Damian Daniels' mother Annette Daniels attends a press conference outside of Paul Elizondo Tower following the death of her son where he was killed by Bexar County deputies during a struggle. Credit: Bonnie Arbittier / San Antonio Report

The latest death of a Black man at the hands of law enforcement in Bexar County turned County commissioners’ attention to the need for more mental health resources.

Bexar County commissioners voted Thursday to allocate $1.5 million of the County’s 2020-2021 fiscal year budget to fund a pilot program that would train 911 call-takers on mental health response and hire licensed mental health professionals to respond to emergency calls.

The pilot program was created as a direct response to the Aug. 25 death of Damian Lamar Daniels, a Black Bexar County resident killed by a sheriff’s deputy after he and his family made multiple calls asking for mental health aid. That same week, Bexar County Judge Nelson Wolff instructed County staff to recommend changes to mental health policy in the County.

Gilbert Gonzales, the director of the Department of Behavioral and Mental Health, praised the collaboration between different County departments and outside agencies, including the Southwest Texas Regional Advisory Council (STRAC). STRAC, a network of hospitals and first responders who maintain the regional trauma and emergency health care system for San Antonio and nearby counties, will help the Office of Criminal Justice implement a “co-responder” model for mental health calls that would typically be answered by the Bexar County Sheriff’s Office.

The co-responder model has been used in places such as Colorado to shift how mental health issues are addressed. Instead of sending a police officer to respond, mental health specialists can “co-respond” and offer their expertise when needed. These specialists would come from outside of law enforcement agencies. The sheriff’s office has mental health-trained deputies, but they are not licensed mental health specialists, Gonzales said.
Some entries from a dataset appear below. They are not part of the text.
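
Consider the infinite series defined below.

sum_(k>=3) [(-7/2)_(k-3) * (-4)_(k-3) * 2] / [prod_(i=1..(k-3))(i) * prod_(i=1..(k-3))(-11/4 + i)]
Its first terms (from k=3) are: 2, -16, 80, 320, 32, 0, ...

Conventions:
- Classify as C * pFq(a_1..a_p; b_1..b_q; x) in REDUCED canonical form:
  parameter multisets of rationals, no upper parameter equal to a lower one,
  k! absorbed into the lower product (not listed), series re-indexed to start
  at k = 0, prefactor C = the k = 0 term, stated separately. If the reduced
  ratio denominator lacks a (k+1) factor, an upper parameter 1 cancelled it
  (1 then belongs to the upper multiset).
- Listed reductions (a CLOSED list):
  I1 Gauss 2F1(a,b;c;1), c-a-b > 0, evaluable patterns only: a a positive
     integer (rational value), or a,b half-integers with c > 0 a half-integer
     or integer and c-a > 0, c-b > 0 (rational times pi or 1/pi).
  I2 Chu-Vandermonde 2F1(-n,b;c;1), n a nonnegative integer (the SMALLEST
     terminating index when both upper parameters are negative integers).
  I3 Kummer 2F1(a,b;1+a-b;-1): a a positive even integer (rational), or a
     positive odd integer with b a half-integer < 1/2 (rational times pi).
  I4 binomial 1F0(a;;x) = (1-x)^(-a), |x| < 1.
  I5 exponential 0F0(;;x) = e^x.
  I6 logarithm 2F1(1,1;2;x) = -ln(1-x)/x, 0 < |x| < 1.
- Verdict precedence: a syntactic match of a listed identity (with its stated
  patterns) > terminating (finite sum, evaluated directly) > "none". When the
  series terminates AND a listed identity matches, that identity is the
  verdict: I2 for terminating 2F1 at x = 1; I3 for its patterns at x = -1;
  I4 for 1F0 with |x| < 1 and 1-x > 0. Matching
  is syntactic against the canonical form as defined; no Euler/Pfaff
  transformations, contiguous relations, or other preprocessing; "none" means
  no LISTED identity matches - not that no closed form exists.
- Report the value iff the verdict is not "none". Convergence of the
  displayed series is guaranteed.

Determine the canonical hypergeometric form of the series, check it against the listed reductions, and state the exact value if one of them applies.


Key step: t_0 = 2 here, and the lower running product (C = 2) is a rising factorial.
Consecutive-term ratio: r(k) = 1 * (k-4) (k-7/2) / [(k-7/4) (k+1)] - rational in k, leading ratio 1; with t_0 = 2, classification follows.

Classification (C = 2): 2F1 with upper {-4, -7/2}, lower {-7/4}, argument x = 1. Verdict (x = 1): Chu-Vandermonde (I2) applies (terminating 2F1 at x = 1 with n = 4, b = -7/2, c = -7/4). Value: 418.


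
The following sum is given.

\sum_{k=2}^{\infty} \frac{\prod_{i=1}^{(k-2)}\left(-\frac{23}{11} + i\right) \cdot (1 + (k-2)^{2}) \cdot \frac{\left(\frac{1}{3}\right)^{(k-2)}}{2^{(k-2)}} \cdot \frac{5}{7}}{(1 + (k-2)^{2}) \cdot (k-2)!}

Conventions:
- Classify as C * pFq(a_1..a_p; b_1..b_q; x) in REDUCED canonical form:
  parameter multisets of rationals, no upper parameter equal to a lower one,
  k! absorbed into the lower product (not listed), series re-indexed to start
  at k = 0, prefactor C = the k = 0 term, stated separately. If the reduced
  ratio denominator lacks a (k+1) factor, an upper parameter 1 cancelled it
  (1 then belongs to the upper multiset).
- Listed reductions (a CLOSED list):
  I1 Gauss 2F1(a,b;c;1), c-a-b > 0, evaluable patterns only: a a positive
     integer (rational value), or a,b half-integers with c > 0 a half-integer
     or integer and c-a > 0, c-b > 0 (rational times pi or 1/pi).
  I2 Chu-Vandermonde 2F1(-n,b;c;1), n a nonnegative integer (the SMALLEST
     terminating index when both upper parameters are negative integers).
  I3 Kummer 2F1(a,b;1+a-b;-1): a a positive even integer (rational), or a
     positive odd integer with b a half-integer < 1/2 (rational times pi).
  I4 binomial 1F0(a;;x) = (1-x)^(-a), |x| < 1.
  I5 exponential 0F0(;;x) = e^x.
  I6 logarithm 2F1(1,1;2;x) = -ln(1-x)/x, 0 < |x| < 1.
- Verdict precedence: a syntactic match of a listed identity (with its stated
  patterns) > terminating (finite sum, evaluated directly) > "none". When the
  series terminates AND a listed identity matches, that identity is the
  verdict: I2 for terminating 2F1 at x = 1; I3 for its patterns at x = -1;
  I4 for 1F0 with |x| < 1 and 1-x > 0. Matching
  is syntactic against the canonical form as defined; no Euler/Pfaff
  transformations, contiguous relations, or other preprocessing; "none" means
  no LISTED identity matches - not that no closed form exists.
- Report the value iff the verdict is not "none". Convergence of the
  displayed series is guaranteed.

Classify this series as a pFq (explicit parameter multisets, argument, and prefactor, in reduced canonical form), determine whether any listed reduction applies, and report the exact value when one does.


Key observation: t_0 being \frac{5}{7}, the two k-th powers (C = 5/7) combine into one argument.
Term ratio: r(k) = \frac{1}{6} * (k-\frac{12}{11}) / [(k+1)] - poly over poly, x = \frac{1}{6} from leading terms; C = \frac{5}{7} at k = 0.

At argument \frac{1}{6}: a 1F0 with upper {-\frac{12}{11}}, lower {-}, scaled by C = \frac{5}{7}. Verdict: the I4 binomial reduction fires (the 1F0 binomial series: exponent 12/11, x = \frac{1}{6}). Its exact value is \frac{5}{7} \cdot \left(\frac{5}{6}\right)^{\frac{12}{11}}.


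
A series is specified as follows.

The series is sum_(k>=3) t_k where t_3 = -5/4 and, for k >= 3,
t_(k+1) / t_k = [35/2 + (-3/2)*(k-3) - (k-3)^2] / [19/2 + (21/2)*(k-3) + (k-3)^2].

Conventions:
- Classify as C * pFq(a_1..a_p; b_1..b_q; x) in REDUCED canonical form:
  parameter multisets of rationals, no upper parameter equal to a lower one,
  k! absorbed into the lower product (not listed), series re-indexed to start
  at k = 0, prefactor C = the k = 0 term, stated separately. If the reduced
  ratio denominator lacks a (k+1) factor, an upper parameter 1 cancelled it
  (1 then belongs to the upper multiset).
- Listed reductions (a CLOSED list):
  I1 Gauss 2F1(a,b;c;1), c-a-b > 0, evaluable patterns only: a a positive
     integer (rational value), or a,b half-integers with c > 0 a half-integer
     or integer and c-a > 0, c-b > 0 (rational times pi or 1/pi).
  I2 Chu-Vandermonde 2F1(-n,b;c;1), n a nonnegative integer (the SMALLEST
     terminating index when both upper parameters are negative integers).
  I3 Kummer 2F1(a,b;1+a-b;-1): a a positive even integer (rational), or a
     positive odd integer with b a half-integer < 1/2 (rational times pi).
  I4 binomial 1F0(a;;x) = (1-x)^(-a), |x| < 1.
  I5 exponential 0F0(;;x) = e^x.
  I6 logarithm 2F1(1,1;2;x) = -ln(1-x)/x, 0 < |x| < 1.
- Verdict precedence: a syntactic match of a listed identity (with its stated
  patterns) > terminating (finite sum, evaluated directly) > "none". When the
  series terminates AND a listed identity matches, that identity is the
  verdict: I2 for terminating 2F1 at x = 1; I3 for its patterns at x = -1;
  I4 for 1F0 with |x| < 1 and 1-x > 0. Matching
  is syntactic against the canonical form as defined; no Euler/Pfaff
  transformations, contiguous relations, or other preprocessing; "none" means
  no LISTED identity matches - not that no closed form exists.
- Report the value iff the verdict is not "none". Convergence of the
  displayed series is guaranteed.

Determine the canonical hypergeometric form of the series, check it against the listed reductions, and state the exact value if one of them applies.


The series (x = -1) is 2F1: upper {-7/2, 5}, lower {19/2}, prefactor -5/4. Verdict: the Kummer evaluation I3 applies (x = -1; c = 19/2 equals 1+a-b for upper {-7/2, 5}: listed pattern). Its exact value is (-3828825/2097152) * pi.

Key step: with t_0 = -5/4, the expanded ratio factors over Q; C = -5/4, x = -1, roots give parameters.
Adjacent-term ratio: r(k) = (-1) * (k-7/2) (k+5) / [(k+19/2) (k+1)] - rational in k, leading ratio (-1); with t_0 = -5/4, classification follows.


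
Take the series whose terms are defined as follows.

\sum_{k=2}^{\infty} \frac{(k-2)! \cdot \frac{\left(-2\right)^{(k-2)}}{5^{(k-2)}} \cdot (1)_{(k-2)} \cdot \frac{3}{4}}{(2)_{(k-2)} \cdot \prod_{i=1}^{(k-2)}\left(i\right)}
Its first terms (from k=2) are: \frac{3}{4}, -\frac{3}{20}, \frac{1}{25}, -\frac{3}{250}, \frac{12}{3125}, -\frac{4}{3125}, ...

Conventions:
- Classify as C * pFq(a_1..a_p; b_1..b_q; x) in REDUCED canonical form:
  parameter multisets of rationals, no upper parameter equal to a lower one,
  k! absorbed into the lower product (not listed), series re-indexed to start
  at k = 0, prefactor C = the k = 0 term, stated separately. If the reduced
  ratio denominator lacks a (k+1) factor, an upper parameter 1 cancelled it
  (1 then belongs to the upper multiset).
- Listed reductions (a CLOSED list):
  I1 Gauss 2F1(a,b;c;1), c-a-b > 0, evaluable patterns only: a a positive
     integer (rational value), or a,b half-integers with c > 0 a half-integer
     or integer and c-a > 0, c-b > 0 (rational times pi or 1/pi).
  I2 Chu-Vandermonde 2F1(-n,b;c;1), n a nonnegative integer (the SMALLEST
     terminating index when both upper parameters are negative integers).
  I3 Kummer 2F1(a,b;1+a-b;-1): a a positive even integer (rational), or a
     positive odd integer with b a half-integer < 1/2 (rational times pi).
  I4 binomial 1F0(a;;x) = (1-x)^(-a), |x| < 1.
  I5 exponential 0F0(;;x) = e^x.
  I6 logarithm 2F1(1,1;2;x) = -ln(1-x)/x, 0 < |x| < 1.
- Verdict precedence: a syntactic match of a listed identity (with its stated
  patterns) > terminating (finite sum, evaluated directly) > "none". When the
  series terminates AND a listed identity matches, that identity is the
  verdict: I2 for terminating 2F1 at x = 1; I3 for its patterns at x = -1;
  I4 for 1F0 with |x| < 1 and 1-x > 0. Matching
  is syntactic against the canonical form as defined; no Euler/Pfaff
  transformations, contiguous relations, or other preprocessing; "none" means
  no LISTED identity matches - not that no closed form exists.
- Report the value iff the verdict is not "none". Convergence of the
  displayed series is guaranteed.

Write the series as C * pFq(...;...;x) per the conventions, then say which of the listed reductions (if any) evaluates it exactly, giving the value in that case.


With C = \frac{3}{4}: the canonical form is 2F1(1, 1; 2; -\frac{2}{5}). Verdict at x = -\frac{2}{5}: the logarithmic series (I6) matches (the logarithm: parameters (1,1;2), x = -\frac{2}{5}). Hence: \frac{15}{8} \cdot \ln\left(\frac{7}{5}\right).

Structural cue: with t_0 = \frac{3}{4}, the product of the first k integers (C = 3/4) is k!.
Adjacent-term ratio: r(k) = -\frac{2}{5} * (k+1) (k+1) / [(k+2) (k+1)] - rational; roots negated = parameters, x = -\frac{2}{5}, C = \frac{3}{4}.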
All sheriff’s deputies receive 40 hours of “crisis intervention training,” but that is no match for the thousands of hours licensed mental health professionals put into their training, said Mike Lozito, director of the County’s Office of Criminal Justice.
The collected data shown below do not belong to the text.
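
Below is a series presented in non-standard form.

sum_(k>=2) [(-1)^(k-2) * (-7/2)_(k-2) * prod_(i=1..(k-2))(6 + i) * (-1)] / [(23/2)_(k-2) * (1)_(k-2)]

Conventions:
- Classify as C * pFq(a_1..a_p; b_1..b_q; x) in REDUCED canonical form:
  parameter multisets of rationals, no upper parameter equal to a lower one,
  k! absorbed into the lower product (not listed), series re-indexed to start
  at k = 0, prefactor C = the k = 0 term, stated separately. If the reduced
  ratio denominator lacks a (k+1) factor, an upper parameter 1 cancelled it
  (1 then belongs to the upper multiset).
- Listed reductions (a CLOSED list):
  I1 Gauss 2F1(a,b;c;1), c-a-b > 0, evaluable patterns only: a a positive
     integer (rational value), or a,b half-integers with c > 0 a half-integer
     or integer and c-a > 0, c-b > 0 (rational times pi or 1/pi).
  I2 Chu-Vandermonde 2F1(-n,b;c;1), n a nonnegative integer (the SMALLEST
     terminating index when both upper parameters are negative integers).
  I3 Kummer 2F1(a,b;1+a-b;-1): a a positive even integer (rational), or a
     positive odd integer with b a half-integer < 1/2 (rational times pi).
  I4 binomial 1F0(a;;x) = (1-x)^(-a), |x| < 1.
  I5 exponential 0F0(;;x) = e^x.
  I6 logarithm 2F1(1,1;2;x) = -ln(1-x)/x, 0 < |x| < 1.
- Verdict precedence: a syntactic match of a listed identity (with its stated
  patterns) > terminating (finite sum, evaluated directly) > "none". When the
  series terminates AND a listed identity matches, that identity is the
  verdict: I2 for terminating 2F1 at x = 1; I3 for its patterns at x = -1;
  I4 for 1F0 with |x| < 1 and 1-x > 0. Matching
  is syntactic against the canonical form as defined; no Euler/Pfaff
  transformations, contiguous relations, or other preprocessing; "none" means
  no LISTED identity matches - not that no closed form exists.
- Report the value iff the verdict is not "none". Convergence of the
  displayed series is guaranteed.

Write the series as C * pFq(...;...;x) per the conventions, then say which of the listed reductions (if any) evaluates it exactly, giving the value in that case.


Classification (C = -1): 2F1 with upper {-7/2, 7}, lower {23/2}, argument x = -1. Verdict at x = -1: the Kummer evaluation I3 matches (x = -1; c = 23/2 equals 1+a-b for upper {-7/2, 7}: listed pattern). Exact value: (-14549535/8388608) * pi.

Key observation: from the first term -1: (1)_k (C = -1, x = -1) is k! itself.
Step ratio: r(k) = (-1) * (k-7/2) (k+7) / [(k+23/2) (k+1)] - rational; roots negated = parameters, x = (-1), C = -1.


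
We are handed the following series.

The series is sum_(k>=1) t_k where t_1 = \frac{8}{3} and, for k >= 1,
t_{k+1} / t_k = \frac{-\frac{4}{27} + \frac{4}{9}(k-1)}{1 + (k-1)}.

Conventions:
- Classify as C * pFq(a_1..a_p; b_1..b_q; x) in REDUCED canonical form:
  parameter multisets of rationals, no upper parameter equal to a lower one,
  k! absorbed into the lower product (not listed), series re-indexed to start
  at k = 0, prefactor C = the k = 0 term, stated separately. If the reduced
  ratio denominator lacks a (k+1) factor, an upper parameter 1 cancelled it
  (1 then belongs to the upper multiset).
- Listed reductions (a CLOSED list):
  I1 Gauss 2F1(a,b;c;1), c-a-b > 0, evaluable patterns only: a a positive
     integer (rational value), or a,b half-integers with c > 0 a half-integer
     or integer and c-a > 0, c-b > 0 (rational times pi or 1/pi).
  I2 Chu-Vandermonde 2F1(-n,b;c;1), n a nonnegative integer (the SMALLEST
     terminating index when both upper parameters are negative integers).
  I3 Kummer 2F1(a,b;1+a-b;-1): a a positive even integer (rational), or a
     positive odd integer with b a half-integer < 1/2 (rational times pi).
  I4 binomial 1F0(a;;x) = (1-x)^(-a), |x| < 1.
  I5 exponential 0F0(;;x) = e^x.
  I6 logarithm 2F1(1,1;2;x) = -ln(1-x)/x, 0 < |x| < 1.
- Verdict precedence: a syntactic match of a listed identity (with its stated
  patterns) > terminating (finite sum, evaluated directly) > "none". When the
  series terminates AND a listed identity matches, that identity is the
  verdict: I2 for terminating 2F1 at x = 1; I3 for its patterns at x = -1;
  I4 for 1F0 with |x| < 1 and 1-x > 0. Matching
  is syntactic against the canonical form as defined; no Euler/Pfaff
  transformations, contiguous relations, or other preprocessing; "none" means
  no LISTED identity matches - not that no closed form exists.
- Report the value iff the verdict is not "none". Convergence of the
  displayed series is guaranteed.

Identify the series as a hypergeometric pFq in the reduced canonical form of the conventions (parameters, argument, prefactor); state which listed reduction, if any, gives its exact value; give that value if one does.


First insight: t_0 = \frac{8}{3} here, and factor the ratio over Q (C = 8/3, x = 4/9): negated roots = parameters.
Step ratio: r(k) = \frac{4}{9} * (k-\frac{1}{3}) / [(k+1)] - rational in k, leading ratio \frac{4}{9}; with t_0 = \frac{8}{3}, classification follows.

Classification (C = \frac{8}{3}): 1F0 with upper {-\frac{1}{3}}, lower {-}, argument x = \frac{4}{9}. Verdict: the I4 binomial reduction applies (the 1F0 binomial series: exponent 1/3, x = \frac{4}{9}). Exact value: \frac{8}{3} \cdot \left(\frac{5}{9}\right)^{\frac{1}{3}}.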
“The better resources we have, the better outcomes we have,” Lozito said.

The program also plans to train all of the county’s 911 call-takers on how to triage mental health calls, Lozito said. Not every mental health-related call may require a licensed professional to respond, but there needs to be some kind of change, he said. Right now, people who answer 911 calls essentially have three places to direct the caller: the fire department, emergency medical services, and police. This pilot program aims to provide a fourth option where either the call-taker helps address mental health issues or dispatches the proper response to the caller. Currently, Law enforcement fields many of the mental health calls.
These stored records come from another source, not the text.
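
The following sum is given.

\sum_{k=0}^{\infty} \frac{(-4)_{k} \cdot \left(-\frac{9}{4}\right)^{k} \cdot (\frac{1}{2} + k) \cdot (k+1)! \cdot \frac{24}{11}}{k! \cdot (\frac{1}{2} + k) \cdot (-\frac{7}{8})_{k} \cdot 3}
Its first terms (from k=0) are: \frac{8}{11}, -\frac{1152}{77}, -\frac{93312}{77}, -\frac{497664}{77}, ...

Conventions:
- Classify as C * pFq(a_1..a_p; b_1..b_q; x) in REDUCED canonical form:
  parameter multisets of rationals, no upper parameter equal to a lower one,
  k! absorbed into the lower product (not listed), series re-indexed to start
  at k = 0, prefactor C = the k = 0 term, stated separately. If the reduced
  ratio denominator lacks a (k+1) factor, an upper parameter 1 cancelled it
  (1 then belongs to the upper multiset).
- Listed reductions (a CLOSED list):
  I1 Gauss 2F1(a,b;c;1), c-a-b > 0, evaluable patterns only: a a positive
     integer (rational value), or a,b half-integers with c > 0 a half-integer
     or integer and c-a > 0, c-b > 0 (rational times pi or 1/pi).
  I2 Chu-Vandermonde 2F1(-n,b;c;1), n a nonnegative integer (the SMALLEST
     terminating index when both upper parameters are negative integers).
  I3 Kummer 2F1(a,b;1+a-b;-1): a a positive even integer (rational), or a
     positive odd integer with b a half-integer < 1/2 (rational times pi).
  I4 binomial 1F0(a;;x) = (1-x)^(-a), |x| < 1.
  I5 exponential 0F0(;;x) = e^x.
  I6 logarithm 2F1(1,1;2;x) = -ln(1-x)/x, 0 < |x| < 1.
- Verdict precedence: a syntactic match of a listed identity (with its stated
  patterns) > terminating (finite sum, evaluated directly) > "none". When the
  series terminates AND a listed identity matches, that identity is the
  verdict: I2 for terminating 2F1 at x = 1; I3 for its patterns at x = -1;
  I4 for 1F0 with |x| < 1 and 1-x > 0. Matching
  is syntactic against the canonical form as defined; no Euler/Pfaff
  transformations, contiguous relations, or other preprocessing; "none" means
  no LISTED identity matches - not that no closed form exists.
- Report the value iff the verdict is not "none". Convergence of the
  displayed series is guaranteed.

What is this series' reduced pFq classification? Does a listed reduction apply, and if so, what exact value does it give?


x = -\frac{9}{4} here; the reduced form reads 2F1, upper {-4, 2}, lower {-\frac{7}{8}}, C = \frac{8}{11}. Verdict: terminating - upper -4 stops the sum at k = 4; the 5 terms are added exactly. Its exact value is -\frac{21262664}{1309}.

Key observation: t_0 being \frac{8}{11}, the constant factors (C = 8/11, x = -9/4) combine into one prefactor.
Ratio: r(k) = -\frac{9}{4} * (k-4) (k+2) / [(k-\frac{7}{8}) (k+1)] - rational in k. x = -\frac{9}{4}; t_0 = \frac{8}{11}; negate the roots.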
“It’s not fair to the police officer to have to make all those decisions on there,” Lozito said.

The pilot program will start in three or four weeks by putting two people on mental health response duty: one paramedic, provided by Acadian Ambulance Service, and one licensed mental health professional, provided by the Center for Health Care Services, STRAC Executive Director Eric Epley said. After a month or two, Epley expects to ramp up the number of people working in the program.

“We’re moving people from existing positions to get started quickly,” Epley said. 

As the program begins, there will be one mental health professional and one paramedic on duty for a “power shift” each day between 1 p.m. to 9 p.m, Epley said.

“That will expand to full coverage later as we get into the expanded coverage,” he said.

Though some public commenters advocated for taking the responsibility of mental health response out of the sheriff’s office entirely, Epley stressed that the new program would complement the expertise law enforcement officers offer.

“I think mental health units in law enforcement are essential. … Even a specialized team like we’re talking about right now can’t go to every call,” he said. “The more capability and training for law enforcement, that’s always good. And at the end of the day, a more well-rounded officer is better for all of us.”

The $1.5 million allocated for the mental health response program will go toward hiring staff, training, and operational costs. Officials will determine how best to measure success as they get the program started, Lozito said.

“That’s what we have to learn,” he said. “The pilot is to address that because there’s no book out there for best practice models.”

Commissioner Tommy Calvert cautioned the court from thinking they had finished their work on mental health issues in the county. Wolff assured him and the others that the program was still a work-in-progress.

“This here is an initial start on how to respond to emergencies and mental health crises,” Wolff said. 

“It’s so important that we handle this [well] … people are losing their lives in response to mental health issues. Confrontation breaks out and a shooting occurs and then someone is killed. Hopefully we make this work.”

Gonzales said commissioners’ approval of the program Thursday marked “one of the most important days for mental health, ever.”

“It signifies a complete acceptance and awareness of what we need to do,” he said. “You have an evolution of progress that has happened. We’ve gone from having police not being trained [in mental health response] at all, then having them trained, then those police being accompanied by mental health professionals. But now you’ve got an awareness of what we’re doing and what it will take to provide individuals with recovery and resiliency.

“What we want to do continuously is to increase early identification [of mental health issues], to increase the access to care, and to close the gaps to continuity of care with the least restrictive and most effective approach. Today, we can begin that.”

Jackie Wang covered local government for the San Antonio Report.